Humor, tenderness and a lot of filmmaking technique make “My Mom’s First Olympics,” the true story of a blind woman who becomes a world champion lawn bowler, a delightful, insightful documentary. Winner of the best documentary prize at the recent Haifa festival, pic avoids the schmaltz of most triumph-of-the-human-spirit tales while leaving viewers with a warm afterglow. It should get wide fest play and sell particularly well to world TV marts.
Filmed and narrated by her son Ran, Tami Carmeli’s story begins when she starts to lose her sight at age 40. Though she stoically tries to hide her problem, Ran first notices when, after a trip to India, his laundry comes out purple because his mother hasn’t distinguished the colors of his poorly dyed clothes. As she gradually goes blind, her family urges her to use a cane; instead, Tami, a librarian, learns a new profession as a massage therapist, and how to play lawn bowling for the blind.

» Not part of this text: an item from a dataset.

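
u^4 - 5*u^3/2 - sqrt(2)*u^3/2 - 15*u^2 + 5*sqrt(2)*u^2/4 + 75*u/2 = u*(u - 5/2)*(u - 3*sqrt(2))*(u + 5*sqrt(2)/2)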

She is so good, she becomes Israeli champion and is sent to the Para-Olympics for the disabled in Atlanta. Half the film is dedicated to her trip and the match against her arch-rival, Deirdre, a South African champion coached by her ambitious husband. Returning home, Ran starts learning photography.
Young helmer Carmeli, who has already won docu prizes, is sure-footed in filming and editing (with fine cutters Noam Waisman and Yaron Yaakobi) a subject he obviously knows well. Pic is sensitive and succinct, and he brings out his mother’s courage, cold-blooded determination and even vanity, using secondary characters including his confused grandmother and the the feared Deirdre to subtle comic effect. Music choices are very much on target, particularly a version of Leonard Cohen’s “Hallelujah” in the finale.